€60,000 payments cap ‘will not happen’ says Irish expert

A cap of €60,000 on direct payments per farm proposed by EU leaders will not happen, says Irish CAP expert Alan Matthews.

€60,000 payments cap ‘will not happen’ says Irish expert

By Stephen Cadogan

A cap of €60,000 on direct payments per farm proposed by EU leaders will not happen, says Irish CAP expert Alan Matthews.

He says fine print in the EU Commission’s CAP reform plan will allow farmers escape the cap, by deducting salaries and family wages from direct payments.

How farmers can do this is set out in a leaked draft of Commission legislative proposals, which requires Member States to first deduct the value of salaries paid from direct payments received, before a cap is applied.

This concession is already available for Member States applying the existing mandatory reduction of at least 5% on amounts above €150,000, and for Member States making use of the option in the last CAP reform to cap payments at €150,000 or above.

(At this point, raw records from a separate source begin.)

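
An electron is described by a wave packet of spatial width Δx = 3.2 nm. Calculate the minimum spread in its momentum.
1.648 × 10^-26 kg·m/s

For a wave packet, the spatial width Δx and momentum spread Δp are related by the uncertainty principle:
ΔxΔp ≥ ℏ/2

The minimum momentum spread is:
Δp_min = ℏ/(2Δx)
Δp_min = (1.055e-34 J·s) / (2 × 3.200e-09 m)
Δp_min = 1.648e-26 kg·m/s

A wave packet cannot have both a well-defined position and well-defined momentum.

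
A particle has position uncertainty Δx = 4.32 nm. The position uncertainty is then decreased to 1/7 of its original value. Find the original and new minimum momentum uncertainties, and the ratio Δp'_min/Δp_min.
Original Δp_min = 1.221 × 10^-26 kg·m/s; new Δp'_min = 8.544 × 10^-26 kg·m/s; ratio Δp'_min/Δp_min = 7.

From the uncertainty principle ΔxΔp ≥ ℏ/2, the minimum momentum uncertainty is Δp_min = ℏ/(2Δx).

Original (Δx = 4.32 nm = 4.320e-09 m):
Δp_min = (1.055e-34 J·s)/(2 × 4.320e-09 m) = 1.221e-26 kg·m/s

When Δx → (1/7)Δx:
Δp'_min = ℏ/(2 × (1/7)Δx) = 7 × ℏ/(2Δx) = 7 × Δp_min
Δp'_min = 7 × 1.221e-26 kg·m/s = 8.544e-26 kg·m/s

Since Δp_min ∝ 1/Δx, when Δx is decreased to 1/7 of its original value, Δp_min increases to 7 times its original value.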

But the leaked draft of new Commission legislative proposals extends this loophole, to also include the value of own family labour engaged on the farm.

Mr Matthews said it was misleading and disingenuous for Commission President Juncker to tell the Belgian Parliament that “the European Commission will propose a €60,000 limit on individual direct payment,s to support small farm holdings instead of ‘agricultural factories’”, because it ignores what is likely to be the fine-print in the Commission proposal.

The effect of the proposed loopholes makes capping meaningless, according to Mr Matthews’ latest post in the capreform.eu blog.

It follows that the claim of President Juncker and Commissioner Hogan that capping will ensure that direct payments in future will be concentrated on small and medium-sized farms is without foundation and misleading.

He explained that the proposed budget cut of 4% on average in direct payments will reduce the average direct payment per hectare in the EU to about €250, so a farm of 240 ha would become subject to a cap on direct payments at €60,000, on average (€250 by 240).

But only farms where the labour cost deduction is less than the average direct payment per hectare would have payments capped. For the €250 labour cost deduction to match the average direct payment requires one labour unit per 120 hectares, and average gross wage per labour unit of €30,000.

But the actual average labour cost deduction is much greater than €250 per hectare in the EU, said Mr Matthews. The only possible exceptions are in Bulgaria, Romania and Lithuania.

If capping is to be effective, the labour cost loopholes must be removed, preferably before publication of the final Commission legislative proposals, said Mr Matthews.